Apa hubungan langsung antara hujan dan banjir? Jika hujan menyebabkan banjir, mengapa tuduhan tidak dialamatkan juga kepada gumpalan awan mendung? Jika gumpalan awan menyebabkan hujan, mengapa kutukan tak dituduhkan ke lapis atmosfer yang menggantung awan? Bila lapis atmosfer juga hendak dirajam, mengapa kau tak menyalahkan matahari yang telah merebus air di muka bumi sehingga lahirlah uap-uap air?

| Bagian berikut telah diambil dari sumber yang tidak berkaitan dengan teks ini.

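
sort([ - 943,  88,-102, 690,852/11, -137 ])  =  [ - 943,- 137, - 102,852/11,88,690]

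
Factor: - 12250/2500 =  -  49/10 = - 2^( - 1)*5^( - 1) * 7^2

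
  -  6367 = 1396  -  7763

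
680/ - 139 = -5+15/139 = - 4.89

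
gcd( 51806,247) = 1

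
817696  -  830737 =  - 13041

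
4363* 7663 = 33433669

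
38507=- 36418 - -74925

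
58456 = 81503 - 23047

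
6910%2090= 640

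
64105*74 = 4743770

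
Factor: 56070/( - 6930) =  - 89/11 = - 11^(-1)*89^1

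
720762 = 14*51483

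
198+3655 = 3853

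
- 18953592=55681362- 74634954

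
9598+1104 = 10702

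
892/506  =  446/253 = 1.76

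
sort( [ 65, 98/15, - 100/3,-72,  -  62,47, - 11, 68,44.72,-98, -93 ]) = [ - 98, - 93, - 72,  -  62,  -  100/3, - 11,98/15, 44.72, 47 , 65,68 ]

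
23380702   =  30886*757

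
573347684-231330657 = 342017027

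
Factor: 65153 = 11^1 * 5923^1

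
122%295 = 122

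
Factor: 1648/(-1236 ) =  - 2^2*3^( - 1) =- 4/3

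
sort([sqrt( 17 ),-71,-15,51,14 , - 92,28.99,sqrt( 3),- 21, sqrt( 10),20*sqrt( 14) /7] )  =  [-92, - 71,-21, - 15,sqrt( 3),sqrt( 10) , sqrt( 17),20*sqrt(14 ) /7,14,28.99,51 ]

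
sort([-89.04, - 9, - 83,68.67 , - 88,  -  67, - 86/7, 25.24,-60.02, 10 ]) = [ - 89.04, - 88,  -  83, - 67 ,-60.02, - 86/7 , - 9, 10, 25.24,68.67]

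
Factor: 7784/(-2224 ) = -7/2 = -2^( - 1 )*7^1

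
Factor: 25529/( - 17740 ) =-2^(-2) * 5^ (- 1 )*7^2*521^1*887^ ( -1) 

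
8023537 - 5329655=2693882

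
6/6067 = 6/6067 = 0.00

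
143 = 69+74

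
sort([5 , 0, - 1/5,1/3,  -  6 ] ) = [ - 6 , -1/5,0,1/3, 5 ] 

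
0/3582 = 0=   0.00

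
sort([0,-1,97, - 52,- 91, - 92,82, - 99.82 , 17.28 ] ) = [ - 99.82, - 92, - 91, - 52,-1, 0 , 17.28,82, 97]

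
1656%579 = 498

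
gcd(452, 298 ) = 2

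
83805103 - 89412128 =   -  5607025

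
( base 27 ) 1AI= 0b1111111001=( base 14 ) 529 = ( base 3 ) 1101200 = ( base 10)1017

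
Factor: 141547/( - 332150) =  - 277/650 = -2^ ( - 1 )*5^( - 2) *13^( - 1)*277^1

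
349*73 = 25477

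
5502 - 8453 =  - 2951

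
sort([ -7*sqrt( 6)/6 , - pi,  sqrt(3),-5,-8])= [ - 8, - 5, - pi, - 7*sqrt( 6) /6,sqrt( 3)]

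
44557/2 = 22278+1/2 = 22278.50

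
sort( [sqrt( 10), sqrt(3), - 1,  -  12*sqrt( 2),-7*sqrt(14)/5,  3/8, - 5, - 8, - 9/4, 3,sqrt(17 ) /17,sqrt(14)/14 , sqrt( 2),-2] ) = [ - 12 *sqrt(2), - 8,-7 * sqrt(14) /5 , - 5,- 9/4,  -  2,-1, sqrt(17)/17, sqrt( 14)/14, 3/8,  sqrt( 2),  sqrt( 3 ),  3 , sqrt(10)]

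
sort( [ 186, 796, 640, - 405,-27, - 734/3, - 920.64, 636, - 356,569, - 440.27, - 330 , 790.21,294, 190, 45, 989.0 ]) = [ - 920.64, - 440.27, - 405, - 356, - 330,-734/3, - 27, 45, 186,190,294, 569,  636,640,790.21, 796,989.0]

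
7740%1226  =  384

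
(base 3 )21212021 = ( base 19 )FGC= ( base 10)5731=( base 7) 22465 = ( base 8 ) 13143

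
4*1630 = 6520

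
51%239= 51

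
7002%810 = 522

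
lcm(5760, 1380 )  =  132480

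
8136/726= 11 + 25/121  =  11.21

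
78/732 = 13/122 = 0.11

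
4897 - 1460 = 3437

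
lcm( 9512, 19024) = 19024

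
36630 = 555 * 66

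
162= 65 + 97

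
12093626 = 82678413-70584787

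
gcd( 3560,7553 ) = 1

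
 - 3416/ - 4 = 854/1=854.00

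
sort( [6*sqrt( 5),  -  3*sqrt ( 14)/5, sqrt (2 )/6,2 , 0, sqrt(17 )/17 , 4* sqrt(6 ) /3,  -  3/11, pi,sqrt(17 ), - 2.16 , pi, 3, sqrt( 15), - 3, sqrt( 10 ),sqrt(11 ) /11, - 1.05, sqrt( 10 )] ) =[  -  3, - 3*sqrt ( 14 ) /5, -2.16, - 1.05,  -  3/11, 0,sqrt ( 2) /6, sqrt(17) /17,sqrt(11)/11,2,3, pi, pi, sqrt( 10), sqrt( 10), 4*sqrt (6) /3, sqrt(15) , sqrt( 17 ) , 6* sqrt ( 5)]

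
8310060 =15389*540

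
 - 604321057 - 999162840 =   -  1603483897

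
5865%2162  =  1541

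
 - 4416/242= - 19 + 91/121 = - 18.25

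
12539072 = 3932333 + 8606739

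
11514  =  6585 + 4929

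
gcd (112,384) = 16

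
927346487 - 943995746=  - 16649259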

Di era di mana ilmu pengetahuan dan ilmuwan telah berdiri congkak menantang kumpulan ajaran-ajaran agama mengenai ketuhanan, orang-orang di perkotaan justru dihadapkan pada kekhawatiran terhadap awan hitam, terhadap hujan. Hujan dikerangkeng dalam posisi sebagai biang kerok banjir.



Banjir memang suatu fenomena yang menggelisahkan dan menakutkan. Ada semacam trauma mendalam. Seperti, tenggelamnya dunia di masa Nabi Nuh dulu. Kisah itu bertahan ribuan tahun dan kemudian diabadikan dalam kitab suci yang abadi. Kisahnya membayang dan mentradisi.  Rumah, sawah, lalu kini perkantoran dan pusat bisnis, terendam dan tenggelam dalam air.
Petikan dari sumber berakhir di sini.